La Boko Haram’isation de la société camerounaise en marche
Les forces de défense et de sécurité jouent un rôle cardinal de protection des biens et de la personne du citoyen dans le contexte d’insécurité actuel. Une position que des responsables politiques tentent de manipuler avec plus ou moins de succès.
L’affaire qui oppose le président de l’Assemblée nationale Cavaye Yeguie Djibril à son garde du corps a tout d’un cas d’école de la tendance actuelle à tout assimiler, à tort ou à raison, aux actions terroristes de Boko Haram. Le capitaine Bouba Simala, dont les charges ont été requalifiées par le tribunal militaire en menaces simples, outrage à corps constitué et violation de consigne, a été accusé par la troisième personnalité de la République d’actes de terrorisme.
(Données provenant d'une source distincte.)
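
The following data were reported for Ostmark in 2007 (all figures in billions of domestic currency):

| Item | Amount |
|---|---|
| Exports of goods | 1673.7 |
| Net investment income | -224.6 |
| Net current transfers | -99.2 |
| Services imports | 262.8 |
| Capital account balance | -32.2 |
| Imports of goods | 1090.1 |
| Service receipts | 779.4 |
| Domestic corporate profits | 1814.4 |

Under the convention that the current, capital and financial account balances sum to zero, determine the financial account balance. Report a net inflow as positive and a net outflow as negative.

-744.2

Goods balance = 1673.7 - 1090.1 = 583.6
Services balance = 779.4 - 262.8 = 516.6
Trade balance (goods + services) = 583.6 + 516.6 = 1100.2
Net primary income = -224.6
Net secondary income = -99.2
Current account = 1100.2 + (-224.6) + (-99.2) = 776.4
Financial account = -(776.4 + (-32.2)) = -744.2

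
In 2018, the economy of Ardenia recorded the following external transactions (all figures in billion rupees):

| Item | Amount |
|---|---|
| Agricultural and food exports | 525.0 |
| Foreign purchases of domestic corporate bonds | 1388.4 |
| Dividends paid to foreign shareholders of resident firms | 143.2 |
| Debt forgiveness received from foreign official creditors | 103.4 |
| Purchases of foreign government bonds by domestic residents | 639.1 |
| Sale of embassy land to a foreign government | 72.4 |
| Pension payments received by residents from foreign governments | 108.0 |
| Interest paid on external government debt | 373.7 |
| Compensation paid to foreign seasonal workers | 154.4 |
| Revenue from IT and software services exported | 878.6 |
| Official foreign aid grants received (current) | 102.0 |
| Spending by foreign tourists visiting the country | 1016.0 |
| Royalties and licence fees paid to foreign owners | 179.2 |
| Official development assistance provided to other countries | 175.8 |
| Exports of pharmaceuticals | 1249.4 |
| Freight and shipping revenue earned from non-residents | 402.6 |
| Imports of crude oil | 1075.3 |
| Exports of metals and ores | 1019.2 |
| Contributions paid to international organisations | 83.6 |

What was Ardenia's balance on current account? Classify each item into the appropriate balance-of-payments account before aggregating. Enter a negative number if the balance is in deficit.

Goods: 1019.2 - 1075.3 + 525.0 + 1249.4 = 1718.3
Services: 1016.0 + 878.6 + 402.6 - 179.2 = 2118.0
Primary income: -154.4 - 143.2 - 373.7 = -671.3
Secondary income: -83.6 + 108.0 - 175.8 + 102.0 = -49.4
Current account = 1718.3 + 2118.0 + (-671.3) + (-49.4) = 3115.6
(Excluded from the current account — financial account: foreign purchases of domestic corporate bonds 1388.4, purchases of foreign government bonds by domestic residents 639.1; capital account: debt forgiveness received from foreign official creditors 103.4, sale of embassy land to a foreign government 72.4.)

3115.6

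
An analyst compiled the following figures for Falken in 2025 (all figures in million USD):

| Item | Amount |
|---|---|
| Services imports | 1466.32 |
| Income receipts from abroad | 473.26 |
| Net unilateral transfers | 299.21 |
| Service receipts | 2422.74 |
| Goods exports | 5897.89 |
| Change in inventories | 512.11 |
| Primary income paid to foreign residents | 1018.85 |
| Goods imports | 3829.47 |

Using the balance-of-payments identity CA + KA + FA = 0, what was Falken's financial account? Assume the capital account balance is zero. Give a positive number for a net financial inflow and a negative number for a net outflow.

Goods balance = 5897.89 - 3829.47 = 2068.42
Services balance = 2422.74 - 1466.32 = 956.42
Trade balance (goods + services) = 2068.42 + 956.42 = 3024.84
Net primary income = 473.26 - 1018.85 = -545.59
Net secondary income = 299.21
Current account = 3024.84 + (-545.59) + 299.21 = 2778.46
Financial account = -(2778.46) = -2778.46

-2778.46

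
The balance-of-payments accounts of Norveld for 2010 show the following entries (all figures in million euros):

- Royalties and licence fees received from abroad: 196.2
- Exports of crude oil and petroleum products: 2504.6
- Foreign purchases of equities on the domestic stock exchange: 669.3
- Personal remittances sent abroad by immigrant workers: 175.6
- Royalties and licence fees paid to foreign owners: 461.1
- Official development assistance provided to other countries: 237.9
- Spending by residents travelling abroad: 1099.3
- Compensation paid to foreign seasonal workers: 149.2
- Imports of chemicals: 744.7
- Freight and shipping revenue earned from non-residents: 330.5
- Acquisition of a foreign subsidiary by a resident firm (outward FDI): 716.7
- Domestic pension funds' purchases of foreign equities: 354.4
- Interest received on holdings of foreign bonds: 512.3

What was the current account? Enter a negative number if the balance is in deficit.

Goods: 2504.6 - 744.7 = 1759.9
Services: -1099.3 - 461.1 + 196.2 + 330.5 = -1033.7
Primary income: 512.3 - 149.2 = 363.1
Secondary income: -237.9 - 175.6 = -413.5
Current account = 1759.9 + (-1033.7) + 363.1 + (-413.5) = 675.8
(Excluded from the current account — financial account: foreign purchases of equities on the domestic stock exchange 669.3, acquisition of a foreign subsidiary by a resident firm (outward FDI) 716.7, domestic pension funds' purchases of foreign equities 354.4.)

675.8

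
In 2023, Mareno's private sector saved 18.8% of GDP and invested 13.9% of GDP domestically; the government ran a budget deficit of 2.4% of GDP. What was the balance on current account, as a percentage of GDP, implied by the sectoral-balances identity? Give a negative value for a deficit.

2.5

By the sectoral-balances identity, CA = (S_private - I) + (T - G).
Private balance = 18.8 - 13.9 = 4.9
Government balance (T - G) = -2.4
CA = 4.9 + (-2.4) = 2.5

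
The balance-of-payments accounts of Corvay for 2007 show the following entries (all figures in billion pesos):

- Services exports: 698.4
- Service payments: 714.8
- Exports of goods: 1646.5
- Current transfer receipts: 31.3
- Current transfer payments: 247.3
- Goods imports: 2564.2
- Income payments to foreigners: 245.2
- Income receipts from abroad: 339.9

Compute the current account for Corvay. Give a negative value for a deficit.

-1055.4

Goods balance = 1646.5 - 2564.2 = -917.7
Services balance = 698.4 - 714.8 = -16.4
Trade balance (goods + services) = -917.7 + (-16.4) = -934.1
Net primary income = 339.9 - 245.2 = 94.7
Net secondary income = 31.3 - 247.3 = -216.0
Current account = -934.1 + 94.7 + (-216.0) = -1055.4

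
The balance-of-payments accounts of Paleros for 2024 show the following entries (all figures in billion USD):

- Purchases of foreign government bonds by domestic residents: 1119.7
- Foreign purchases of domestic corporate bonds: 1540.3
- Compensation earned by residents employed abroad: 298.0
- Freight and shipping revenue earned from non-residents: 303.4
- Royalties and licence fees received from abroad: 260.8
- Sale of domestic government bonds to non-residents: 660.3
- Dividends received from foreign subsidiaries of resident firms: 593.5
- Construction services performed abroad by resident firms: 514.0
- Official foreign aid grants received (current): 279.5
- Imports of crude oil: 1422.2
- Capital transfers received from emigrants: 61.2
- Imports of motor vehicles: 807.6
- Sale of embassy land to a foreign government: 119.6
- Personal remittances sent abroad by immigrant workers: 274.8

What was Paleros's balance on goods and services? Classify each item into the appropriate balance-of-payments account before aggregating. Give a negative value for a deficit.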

Une manière peu élégante d’écarter un confident devenu encombrant, soutiennent des proches du capitaine déchu qui doit en tout cas répondre de ses actes supposés devant le juge militaire.
La Boko Haram’isation qui peut se définir comme des accusations proférées contre une personne ou un groupe de personnes d’être des agents du terrorisme possède une caractéristique principale : elle ne s’appuie sur aucun élément de preuve.
Et l’étendue du phénomène est importante et complexe.
Il est en effet difficile d’établir la frontière exacte entre les mesures légitimes de sécurité et la mise à l’index gratuite de personnes avec pour unique objectif de résoudre rapidement un différend personnel avec les moyens de l’Etat en toute bonne conscience.
Les tentatives de jeter le bébé avec l’eau du bain se sont multipliées avec l’émergence de la méthode lâche des attentats-suicides opérés à Maroua et à Fotokol pendant le mois de juillet dernier. Les autorités municipales et administratives de Yaoundé ont lancé l’opération ville-propre dont les cibles-principales sont les enfants de la rue dont la situation n’a pas pu être régularisée pendant les dernières décennies. Il en est de même des récalcitrants de tout ordre dont les actions sont en priorité assimilées aux menées subversives des terroristes.
Au chapitre de la gestion de la chose publique, la Boko Haram’isation est en train de s’imposer comme une arme utilisée par des responsables malhonnêtes. Les prestataires de services et autres créanciers qui se montrent pressants pour que leurs factures soient réglées au plus vite se trouvent interdits de pénétrer dans l’enceinte de certaines administrations. On les soupçonnerait de lien avec les terroristes. Une accusation grave peut-être, mais qu’importe ? Le Cameroun c’est le Cameroun. Et ce n’est sans doute pas Boko Haram qui va y changer quelque chose.